As operators begin rolling out their Open RAN networks, there is increasing demand for regionally customized O-RUs to meet frequency band and power needs. The O-RU is one part of the network that cannot be virtualized, and with expanding requirements for the commercial-ready frequency band and power options, existing indoor radio options limit network operators’ choices.  STL’s Garuda radio product line expands the availability of O-RU devices across global markets.

“Building on the success of the Garuda project, we look forward to expanding the collaboration with STL and providing the Open RAN ecosystem with high-performance O-RUs.” said Nitin Sharma, General Manager of the Wireless Systems Group at Analog Devices.

Marvell is also showing Open RAN designs using its latest Octeon Fusion ARM-based processor. The 5G Open RAN accelerator at the show integrates 5G in-line acceleration and ARM Neoverse processor cores for an Open RAN distributed unit (DU) reference design.

Open RAN is not just about vendor diversification and interoperability. With disaggregation and open interfaces, carriers also see the opportunity to evolve the 5G RAN to a more flexible architecture that optimizes bandwidth, power and cost for diverse network traffic conditions and advanced features, such as Massive MIMO. The O-RAN alliance specifies the “functional splits” across the Radio Unit, Distributed Unit and Central Unit that allow flexible partitioning of workloads across the network to reduce fronthaul bandwidth and promote multi-vendor interoperability.

Existing Open RAN alternatives rely on legacy compute architectures and implement the lower layer 5G protocols on the host server’s CPU cores. These general-purpose CPUs were designed for application-centric processing of use cases like web hosting, email, eCommerce and iPhone apps, but not for the kind of data-centric processing in the complex, latency-sensitive 5G Physical Layer (above)
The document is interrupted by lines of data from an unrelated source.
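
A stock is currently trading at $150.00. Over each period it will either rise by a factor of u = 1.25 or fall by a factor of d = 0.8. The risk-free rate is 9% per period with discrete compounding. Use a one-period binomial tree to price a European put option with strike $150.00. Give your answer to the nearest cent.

Risk-neutral probability p = (1 + 0.09 − 0.8)/(1.25 − 0.8) = 0.2900/0.4500 = 0.6444
Terminal stock prices: S_u = 187.5, S_d = 120
Terminal payoffs (K − S): max(-37.5, 0) = 0, max(30, 0) = 30
Node 0 (S = 150): V_0 = 1/1.09·[0.6444·0.0000 + 0.3556·30.0000] = 9.7859

$9.79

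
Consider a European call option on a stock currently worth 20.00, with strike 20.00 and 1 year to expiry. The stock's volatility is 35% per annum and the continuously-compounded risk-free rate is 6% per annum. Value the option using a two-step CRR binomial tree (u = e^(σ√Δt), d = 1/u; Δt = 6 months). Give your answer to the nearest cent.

3.01

CRR parameters: u = e^(σ√Δt) = e^(0.35·√0.5) = 1.2808, d = 1/u = 0.7808
Per-period rate: rΔt = 0.06·0.5 = 0.03, so R = e^0.03 = 1.0305
Risk-neutral probability p = (e^0.03 − 0.7808)/(1.2808 − 0.7808) = 0.2497/0.5000 = 0.4993
Terminal stock prices: S_uu = 32.81, S_ud = 20, S_dd = 12.19
Terminal payoffs (S − K): max(12.81, 0) = 12.81, max(0, 0) = 0, max(-7.808, 0) = 0
Node u (S = 25.62): V_u = e^(−0.03)·[0.4993·12.8091 + 0.5007·0.0000] = 6.2072
Node d (S = 15.62): V_d = e^(−0.03)·[0.4993·0.0000 + 0.5007·0.0000] = 0.0000
Node 0 (S = 20): V_0 = e^(−0.03)·[0.4993·6.2072 + 0.5007·0.0000] = 3.0079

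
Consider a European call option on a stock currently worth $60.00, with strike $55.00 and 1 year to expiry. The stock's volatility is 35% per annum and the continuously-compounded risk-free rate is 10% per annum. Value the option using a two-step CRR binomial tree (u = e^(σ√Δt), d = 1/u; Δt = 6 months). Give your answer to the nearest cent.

$13.75

CRR parameters: u = e^(σ√Δt) = e^(0.35·√0.5) = 1.2808, d = 1/u = 0.7808
Per-period rate: rΔt = 0.1·0.5 = 0.05, so R = e^0.05 = 1.0513
Risk-neutral probability p = (e^0.05 − 0.7808)/(1.2808 − 0.7808) = 0.2705/0.5000 = 0.5410
Terminal stock prices: S_uu = 98.43, S_ud = 60, S_dd = 36.58
Terminal payoffs (S − K): max(43.43, 0) = 43.43, max(5, 0) = 5, max(-18.42, 0) = 0
Node u (S = 76.85): V_u = e^(−0.05)·[0.5410·43.4274 + 0.4590·5.0000] = 24.5306
Node d (S = 46.85): V_d = e^(−0.05)·[0.5410·5.0000 + 0.4590·0.0000] = 2.5730
Node 0 (S = 60): V_0 = e^(−0.05)·[0.5410·24.5306 + 0.4590·2.5730] = 13.7467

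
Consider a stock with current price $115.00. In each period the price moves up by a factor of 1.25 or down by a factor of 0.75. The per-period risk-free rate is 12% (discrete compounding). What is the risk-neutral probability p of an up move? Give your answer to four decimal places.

p = 0.7400

Risk-neutral probability p = (1 + 0.12 − 0.75)/(1.25 − 0.75) = 0.3700/0.5000 = 0.7400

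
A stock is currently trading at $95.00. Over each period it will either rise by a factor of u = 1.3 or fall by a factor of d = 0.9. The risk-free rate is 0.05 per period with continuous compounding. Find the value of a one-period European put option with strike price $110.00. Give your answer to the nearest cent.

Risk-neutral probability p = (e^0.05 − 0.9)/(1.3 − 0.9) = 0.1513/0.4000 = 0.3782
Terminal stock prices: S_u = 123.5, S_d = 85.5
Terminal payoffs (K − S): max(-13.5, 0) = 0, max(24.5, 0) = 24.5
Node 0 (S = 95): V_0 = e^(−0.05)·[0.3782·0.0000 + 0.6218·24.5000] = 14.4916

$14.49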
The Octeon Fusion architecture integrates ARM Neoverse CPU cores and scales from small cells to high-capacity macro cells supporting traditional integrated and open, cloud RAN implementations. In the Radio Unit (RU), the family offers processing solutions for smart radio heads requiring more compute power to support the complex beamforming algorithms associated with massive MIMO antenna arrays.